One reason is that the SAN devices, management, and virtualization tools companies use to pool and share among applications have no awareness of those applications’ differing needs. The result is often wasteful overkill and overspending.
“In order to make sure the elements are there to meet the capacity, performance, availability, and recoverability requirements of their most important data and applications, companies often have to overimplement,” says Mike Koclanes, co-founder and CTO of storage management vendor CreekPath. “The result is that they hit
their required service level, but the costs are much too high.”
Hubert Yoshida, CTO of Hitachi Data Systems (HDS), agrees, placing some of the blame on his fellow storage vendors. “Until now, storage vendors have worked from the bottom up because we own the storage. But ultimately, the storage is there to serve an application. The time has now come to take a look from the application down.”
Targeted Solutions
Approaching storage from the application’s point of view is exactly what ADIC, AppIQ, CreekPath, HDS, IBM, Maranti Networks, OuterBay, Veritas, and other storage management and hardware vendors have started doing. Maranti Networks calls this new approach “application-aware storage,” while HDS calls it “application-optimized storage” and AppIQ calls it “application-driven storage.” But each vendor has the same basic goal: to tailor storage and storage services to individual applications based on their particular performance, availability, recoverability, compliance requirements, and value to the organization.

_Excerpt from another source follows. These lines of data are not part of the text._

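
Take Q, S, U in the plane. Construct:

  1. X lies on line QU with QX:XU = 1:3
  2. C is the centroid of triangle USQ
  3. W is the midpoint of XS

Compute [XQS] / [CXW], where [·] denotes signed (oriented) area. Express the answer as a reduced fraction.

[XQS]:[CXW] = 3

Set Q = (0, 0), S = (1, 0), U = (0, 1); any affine frame gives the same invariant.
1. X lies on line QU with QX:XU = 1:3 ⇒ X = (0, 1/4)
2. C is the centroid of triangle USQ ⇒ C = (1/3, 1/3)
3. W is the midpoint of XS ⇒ W = (1/2, 1/8)
2·[XQS] = 1/4, 2·[CXW] = 1/12
[XQS]:[CXW] = 1/4:1/12 = 3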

One benefit of this approach is the cost reduction it imparts to storage managers who may then take better advantage of less-expensive SCSI and Serial ATA storage and services for low-priority applications. Meanwhile, they maintain the highest levels of performance, capacity, and reliability for e-commerce and other mission-critical apps all using the same storage pool.
Application-aware storage shares something in common with an earlier concept, known as HSM (Hierarchical Storage Management). But while HSM migrates data among storage tiers, HSM systems’ actions are mostly based on the age of the data and frequency of access, and take little account of compliance requirements or the data’s actual value to the organization.
By approaching storage intelligently, application awareness can provide a foundation for ILM (information lifecycle management), a strategy that’s widely trumpeted as the future of storage. ILM aims to define a set of policies and automated processes for provisioning, mirroring, replication, snapshotting, data migration, and retention based on the value of different types of information to the organization. ILM goes beyond the application, allowing policies based on awareness of data itself and even the information that data represents.